Earlier today, I wrote that a lengthy critique pointing out the inconvienent fact that PolitiFact’s Lie of the Year — “The Romney campaign’s ad on Jeeps made in China” — turns out to be true. It involves a lot of complicated back and forth, so I encourage you to read that post if you’re not familiar with what’s going on. But the thrust of the matter is that the Romney campaign ran an ad saying that Jeep, the recipient of a taxpayer bailout, was going to start producing cars in China. Well, now PolitiFact has responded to my criticism, albeit obliquely, and their response leaves a lot to be desired:
“Our story focused on the clear message of the Romney campaign’s ad, that jobs in the United States were being moved to China, or perhaps that Jeep was moving its entire operations to China. That is not the case and has never been the case.”

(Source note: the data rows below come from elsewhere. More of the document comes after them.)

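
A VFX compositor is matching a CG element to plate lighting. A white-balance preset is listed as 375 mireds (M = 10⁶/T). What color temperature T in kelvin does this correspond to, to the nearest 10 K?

T = 10⁶ / 375 = 2666.67 K → 2670 K.

2670 K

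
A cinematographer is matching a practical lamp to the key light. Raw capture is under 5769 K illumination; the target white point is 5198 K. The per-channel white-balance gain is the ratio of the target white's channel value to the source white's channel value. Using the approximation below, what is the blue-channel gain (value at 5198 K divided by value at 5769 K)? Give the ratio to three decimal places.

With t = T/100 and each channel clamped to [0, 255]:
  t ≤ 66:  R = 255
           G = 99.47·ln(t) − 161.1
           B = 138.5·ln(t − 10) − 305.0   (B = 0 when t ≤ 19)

0.923

At 5769 K (t = 57.69):
  B = 138.5·ln(57.69 − 10) − 305.0 = 138.5·ln 47.69 − 305.0 = 138.5·3.8647 − 305.0 = 230.264.
At 5198 K (t = 51.98):
  B = 138.5·ln(51.98 − 10) − 305.0 = 138.5·ln 41.98 − 305.0 = 138.5·3.7372 − 305.0 = 212.601.
Gain = 212.601 / 230.264 = 0.9233 → 0.923.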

Politifact tries to dodge the issue by saying they were addressing the implication of the ad rather than what the ad actually said. This “lie” got a lot of attention from the lapdog media after one of the presidential debates too.
A cynic might say that Obama supporters (i.e. auto bailout recipients) may have been purposely delaying bad news until after the election. This hardly seems like a decision that was made just in the last few weeks.
Meanwhile, the 2011 “Lie Of The Year” is still a lie and will likely be used again.